An in vitro method for determining efficacy of treatment of a subject having an immune-mediated gastrointestinal disorder or a non-inflammatory bowel disease (non-IBD) autoimmune disease by administration of a 6-mercaptopurine drug, comprising
determining in vitro a level of 6-thioguanine in a sample from said subject having said immune-mediated gastrointestinal disorder or said non-inflammatory bowel disease (non-IBD) autoimmune disease,
wherein said treatment is considered efficient if the level of 6-thioguanine is in the range of about 230 pmol per 8×108 red blood cells to about 400 pmol per 8×108 red blood cells.

It should be noted that in this instance the subject-matter restrictions of the EPC worked in the patentees’ favour by requiring references to in vitro treatment and obtaining of a sample from the subject in addition to the determination feature. During prosecution the European examiner was insistent on the addition of the words in vitro to avoid the implication that what was being covered extended to treatment or diagnosis carried out on the human body.

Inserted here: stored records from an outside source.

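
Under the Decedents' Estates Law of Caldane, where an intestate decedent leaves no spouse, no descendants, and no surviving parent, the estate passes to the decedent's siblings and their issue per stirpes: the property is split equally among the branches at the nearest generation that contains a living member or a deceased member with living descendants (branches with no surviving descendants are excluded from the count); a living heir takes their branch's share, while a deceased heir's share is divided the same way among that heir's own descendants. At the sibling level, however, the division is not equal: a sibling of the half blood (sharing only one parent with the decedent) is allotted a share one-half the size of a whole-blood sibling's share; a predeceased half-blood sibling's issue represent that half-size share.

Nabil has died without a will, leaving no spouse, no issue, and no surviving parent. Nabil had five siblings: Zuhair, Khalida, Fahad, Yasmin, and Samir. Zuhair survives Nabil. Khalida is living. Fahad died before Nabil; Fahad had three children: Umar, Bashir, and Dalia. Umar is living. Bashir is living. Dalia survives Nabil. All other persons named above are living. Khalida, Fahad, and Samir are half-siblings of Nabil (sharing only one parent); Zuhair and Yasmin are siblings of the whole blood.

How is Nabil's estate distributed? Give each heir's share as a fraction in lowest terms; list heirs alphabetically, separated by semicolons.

No spouse, descendants, or parent survives, so the estate passes to Nabil's siblings per stirpes.
Half-blood siblings count for one-half the weight of whole-blood siblings at the initial division.
Dividing 1 in proportion to weights (total weight 7/2): Zuhair (weight 1) → 2/7; Khalida (weight 1/2) → 1/7; Fahad (weight 1/2) → 1/7; Yasmin (weight 1) → 2/7; Samir (weight 1/2) → 1/7.
Zuhair is living and takes 2/7.
Khalida is living and takes 1/7.
Fahad predeceased; the 1/7 allotted to Fahad's branch passes to Fahad's issue by representation.
The 1/7 is divided into 3 equal shares of 1/21 among Umar, Bashir, Dalia.
Umar is living and takes 1/21.
Bashir is living and takes 1/21.
Dalia is living and takes 1/21.
Yasmin is living and takes 2/7.
Samir is living and takes 1/7.

Bashir 1/21; Dalia 1/21; Khalida 1/7; Samir 1/7; Umar 1/21; Yasmin 2/7; Zuhair 2/7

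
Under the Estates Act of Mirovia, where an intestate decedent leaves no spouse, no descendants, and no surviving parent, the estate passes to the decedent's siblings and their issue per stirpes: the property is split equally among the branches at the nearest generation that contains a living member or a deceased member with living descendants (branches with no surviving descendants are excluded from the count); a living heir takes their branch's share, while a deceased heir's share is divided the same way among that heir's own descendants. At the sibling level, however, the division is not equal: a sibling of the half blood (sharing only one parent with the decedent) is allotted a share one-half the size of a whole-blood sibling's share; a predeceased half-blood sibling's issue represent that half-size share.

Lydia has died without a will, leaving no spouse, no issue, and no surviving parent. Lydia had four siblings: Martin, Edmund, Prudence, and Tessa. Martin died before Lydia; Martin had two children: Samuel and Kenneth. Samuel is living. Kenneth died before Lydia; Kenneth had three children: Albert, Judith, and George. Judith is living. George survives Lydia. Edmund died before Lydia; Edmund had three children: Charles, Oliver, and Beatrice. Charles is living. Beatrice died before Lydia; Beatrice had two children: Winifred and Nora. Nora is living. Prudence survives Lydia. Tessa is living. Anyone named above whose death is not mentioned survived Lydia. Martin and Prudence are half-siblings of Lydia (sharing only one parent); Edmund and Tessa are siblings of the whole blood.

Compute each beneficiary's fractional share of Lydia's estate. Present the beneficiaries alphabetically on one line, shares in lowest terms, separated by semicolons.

No spouse, descendants, or parent survives, so the estate passes to Lydia's siblings per stirpes.
Half-blood siblings count for one-half the weight of whole-blood siblings at the initial division.
Dividing 1 in proportion to weights (total weight 3): Martin (weight 1/2) → 1/6; Edmund (weight 1) → 1/3; Prudence (weight 1/2) → 1/6; Tessa (weight 1) → 1/3.
Martin predeceased; the 1/6 allotted to Martin's branch passes to Martin's issue by representation.
The 1/6 is divided into 2 equal shares of 1/12 among Samuel, Kenneth.
Samuel is living and takes 1/12.
Kenneth predeceased; the 1/12 allotted to Kenneth's branch passes to Kenneth's issue by representation.
The 1/12 is divided into 3 equal shares of 1/36 among Albert, Judith, George.
Albert is living and takes 1/36.
Judith is living and takes 1/36.
George is living and takes 1/36.
Edmund predeceased; the 1/3 allotted to Edmund's branch passes to Edmund's issue by representation.
The 1/3 is divided into 3 equal shares of 1/9 among Charles, Oliver, Beatrice.
Charles is living and takes 1/9.
Oliver is living and takes 1/9.
Beatrice predeceased; the 1/9 allotted to Beatrice's branch passes to Beatrice's issue by representation.
The 1/9 is divided into 2 equal shares of 1/18 among Winifred, Nora.
Winifred is living and takes 1/18.
Nora is living and takes 1/18.
Prudence is living and takes 1/6.
Tessa is living and takes 1/3.

Albert 1/36; Charles 1/9; George 1/36; Judith 1/36; Nora 1/18; Oliver 1/9; Prudence 1/6; Samuel 1/12; Tessa 1/3; Winifred 1/18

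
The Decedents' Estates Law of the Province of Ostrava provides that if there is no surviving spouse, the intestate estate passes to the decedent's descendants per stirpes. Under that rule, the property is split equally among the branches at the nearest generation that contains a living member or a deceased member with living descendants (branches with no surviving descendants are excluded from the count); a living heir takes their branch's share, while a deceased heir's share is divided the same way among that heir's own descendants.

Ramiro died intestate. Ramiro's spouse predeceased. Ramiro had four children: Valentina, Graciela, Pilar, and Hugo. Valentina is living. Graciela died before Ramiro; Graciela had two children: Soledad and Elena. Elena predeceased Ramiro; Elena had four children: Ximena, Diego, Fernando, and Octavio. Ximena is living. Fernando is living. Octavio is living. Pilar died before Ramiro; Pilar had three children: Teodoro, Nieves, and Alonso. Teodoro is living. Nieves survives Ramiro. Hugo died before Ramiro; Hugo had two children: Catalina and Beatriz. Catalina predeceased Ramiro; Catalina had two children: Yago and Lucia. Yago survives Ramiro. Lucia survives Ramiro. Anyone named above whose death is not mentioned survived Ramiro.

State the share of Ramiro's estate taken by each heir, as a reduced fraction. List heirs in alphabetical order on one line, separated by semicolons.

Alonso 1/12; Beatriz 1/8; Diego 1/32; Fernando 1/32; Lucia 1/16; Nieves 1/12; Octavio 1/32; Soledad 1/8; Teodoro 1/12; Valentina 1/4; Ximena 1/32; Yago 1/16

There is no surviving spouse, so the entire estate passes to Ramiro's descendants per stirpes.
The estate is divided into 4 equal shares of 1/4 among Valentina, Graciela, Pilar, Hugo.
Valentina is living and takes 1/4.
Graciela predeceased; the 1/4 allotted to Graciela's branch passes to Graciela's issue by representation.
The 1/4 is divided into 2 equal shares of 1/8 among Soledad, Elena.
Soledad is living and takes 1/8.
Elena predeceased; the 1/8 allotted to Elena's branch passes to Elena's issue by representation.
The 1/8 is divided into 4 equal shares of 1/32 among Ximena, Diego, Fernando, Octavio.
Ximena is living and takes 1/32.
Diego is living and takes 1/32.
Fernando is living and takes 1/32.
Octavio is living and takes 1/32.
Pilar predeceased; the 1/4 allotted to Pilar's branch passes to Pilar's issue by representation.
The 1/4 is divided into 3 equal shares of 1/12 among Teodoro, Nieves, Alonso.
Teodoro is living and takes 1/12.
Nieves is living and takes 1/12.
Alonso is living and takes 1/12.
Hugo predeceased; the 1/4 allotted to Hugo's branch passes to Hugo's issue by representation.
The 1/4 is divided into 2 equal shares of 1/8 among Catalina, Beatriz.
Catalina predeceased; the 1/8 allotted to Catalina's branch passes to Catalina's issue by representation.
The 1/8 is divided into 2 equal shares of 1/16 among Yago, Lucia.
Yago is living and takes 1/16.
Lucia is living and takes 1/16.
Beatriz is living and takes 1/8.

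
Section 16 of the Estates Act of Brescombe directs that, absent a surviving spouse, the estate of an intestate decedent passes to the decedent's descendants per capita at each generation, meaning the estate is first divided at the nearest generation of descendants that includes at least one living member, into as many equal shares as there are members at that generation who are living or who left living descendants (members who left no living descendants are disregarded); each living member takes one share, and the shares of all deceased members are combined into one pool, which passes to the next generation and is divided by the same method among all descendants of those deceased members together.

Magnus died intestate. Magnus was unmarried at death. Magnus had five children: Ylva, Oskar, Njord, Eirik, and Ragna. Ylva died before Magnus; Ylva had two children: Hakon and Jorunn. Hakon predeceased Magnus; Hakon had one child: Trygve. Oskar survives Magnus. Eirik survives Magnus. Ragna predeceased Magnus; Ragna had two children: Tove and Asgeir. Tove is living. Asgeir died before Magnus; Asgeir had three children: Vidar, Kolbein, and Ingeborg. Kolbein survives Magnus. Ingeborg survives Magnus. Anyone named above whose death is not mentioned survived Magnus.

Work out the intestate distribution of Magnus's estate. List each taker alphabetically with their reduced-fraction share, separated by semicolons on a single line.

Eirik 1/5; Ingeborg 1/20; Jorunn 1/10; Kolbein 1/20; Njord 1/5; Oskar 1/5; Tove 1/10; Trygve 1/20; Vidar 1/20

There is no surviving spouse, so the entire estate passes to Magnus's descendants per capita at each generation.
At generation 1 (Ylva, Oskar, Njord, Eirik, Ragna) there are 5 shares of (1)/5 = 1/5 each.
Living: Oskar, Njord, and Eirik — each takes 1/5.
Deceased: Ylva and Ragna. Their combined 2/5 is pooled and carried to generation 2.
At generation 2 (Hakon, Jorunn, Tove, Asgeir) there are 4 shares of (2/5)/4 = 1/10 each.
Living: Jorunn and Tove — each takes 1/10.
Deceased: Hakon and Asgeir. Their combined 1/5 is pooled and carried to generation 3.
At generation 3 (Trygve, Vidar, Kolbein, Ingeborg) there are 4 shares of (1/5)/4 = 1/20 each.
Living: Trygve, Vidar, Kolbein, and Ingeborg — each takes 1/20.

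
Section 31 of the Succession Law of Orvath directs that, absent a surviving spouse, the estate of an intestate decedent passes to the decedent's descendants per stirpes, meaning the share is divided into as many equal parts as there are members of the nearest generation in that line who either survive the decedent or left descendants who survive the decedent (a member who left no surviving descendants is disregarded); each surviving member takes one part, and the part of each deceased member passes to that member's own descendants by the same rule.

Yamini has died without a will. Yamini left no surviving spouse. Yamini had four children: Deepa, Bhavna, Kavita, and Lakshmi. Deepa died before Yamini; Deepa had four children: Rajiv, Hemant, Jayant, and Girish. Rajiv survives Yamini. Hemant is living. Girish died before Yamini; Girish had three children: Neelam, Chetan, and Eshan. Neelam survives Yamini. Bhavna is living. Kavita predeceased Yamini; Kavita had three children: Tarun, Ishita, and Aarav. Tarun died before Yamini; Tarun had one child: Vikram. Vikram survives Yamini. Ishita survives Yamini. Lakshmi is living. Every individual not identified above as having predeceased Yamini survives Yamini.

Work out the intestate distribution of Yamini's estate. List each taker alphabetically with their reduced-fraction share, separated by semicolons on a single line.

Aarav 1/12; Bhavna 1/4; Chetan 1/48; Eshan 1/48; Hemant 1/16; Ishita 1/12; Jayant 1/16; Lakshmi 1/4; Neelam 1/48; Rajiv 1/16; Vikram 1/12

There is no surviving spouse, so the entire estate passes to Yamini's descendants per stirpes.
The estate is divided into 4 equal shares of 1/4 among Deepa, Bhavna, Kavita, Lakshmi.
Deepa predeceased; the 1/4 allotted to Deepa's branch passes to Deepa's issue by representation.
The 1/4 is divided into 4 equal shares of 1/16 among Rajiv, Hemant, Jayant, Girish.
Rajiv is living and takes 1/16.
Hemant is living and takes 1/16.
Jayant is living and takes 1/16.
Girish predeceased; the 1/16 allotted to Girish's branch passes to Girish's issue by representation.
The 1/16 is divided into 3 equal shares of 1/48 among Neelam, Chetan, Eshan.
Neelam is living and takes 1/48.
Chetan is living and takes 1/48.
Eshan is living and takes 1/48.
Bhavna is living and takes 1/4.
Kavita predeceased; the 1/4 allotted to Kavita's branch passes to Kavita's issue by representation.
The 1/4 is divided into 3 equal shares of 1/12 among Tarun, Ishita, Aarav.
Tarun predeceased; the 1/12 allotted to Tarun's branch passes to Tarun's issue by representation.
Vikram is the sole taker at this level and receives the full 1/12.
Ishita is living and takes 1/12.
Aarav is living and takes 1/12.
Lakshmi is living and takes 1/4.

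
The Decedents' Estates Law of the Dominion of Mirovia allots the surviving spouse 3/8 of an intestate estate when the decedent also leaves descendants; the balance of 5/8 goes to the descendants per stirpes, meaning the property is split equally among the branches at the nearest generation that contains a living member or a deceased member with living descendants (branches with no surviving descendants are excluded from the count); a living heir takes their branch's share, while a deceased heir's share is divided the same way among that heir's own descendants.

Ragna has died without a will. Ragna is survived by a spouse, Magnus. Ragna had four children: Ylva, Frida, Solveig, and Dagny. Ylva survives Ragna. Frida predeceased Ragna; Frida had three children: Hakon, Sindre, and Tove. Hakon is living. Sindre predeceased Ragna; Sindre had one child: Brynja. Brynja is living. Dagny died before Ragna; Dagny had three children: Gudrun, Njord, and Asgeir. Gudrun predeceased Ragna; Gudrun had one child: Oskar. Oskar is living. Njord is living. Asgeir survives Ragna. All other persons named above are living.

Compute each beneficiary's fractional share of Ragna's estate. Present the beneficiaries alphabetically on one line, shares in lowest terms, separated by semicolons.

Magnus, as surviving spouse, takes 3/8.
The remaining 5/8 passes to Ragna's descendants per stirpes.
The 5/8 is divided into 4 equal shares of 5/32 among Ylva, Frida, Solveig, Dagny.
Ylva is living and takes 5/32.
Frida predeceased; the 5/32 allotted to Frida's branch passes to Frida's issue by representation.
The 5/32 is divided into 3 equal shares of 5/96 among Hakon, Sindre, Tove.
Hakon is living and takes 5/96.
Sindre predeceased; the 5/96 allotted to Sindre's branch passes to Sindre's issue by representation.
Brynja is the sole taker at this level and receives the full 5/96.
Tove is living and takes 5/96.
Solveig is living and takes 5/32.
Dagny predeceased; the 5/32 allotted to Dagny's branch passes to Dagny's issue by representation.
The 5/32 is divided into 3 equal shares of 5/96 among Gudrun, Njord, Asgeir.
Gudrun predeceased; the 5/96 allotted to Gudrun's branch passes to Gudrun's issue by representation.
Oskar is the sole taker at this level and receives the full 5/96.
Njord is living and takes 5/96.
Asgeir is living and takes 5/96.

Asgeir 5/96; Brynja 5/96; Hakon 5/96; Magnus 3/8; Njord 5/96; Oskar 5/96; Solveig 5/32; Tove 5/96; Ylva 5/32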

Grant of the ‘403 patent by the EPO should not be regarded as an outlier: a brief database search of granted European patents using the keyword ASSAY in the claims reveals a number of patents of this type, and it may be assumed that European practice to grant assay patents based on new and clinically significant interpretation will continue notwithstanding the US decision in Mayo. And if it is correct that the Mayo decision represents mere pragmatism, there are strong arguments that other decision-making bodies such as the USPTO and the CAFC should not delve urgently into Mayo to find a workable rule of general application when in reality there is no such rule to be found.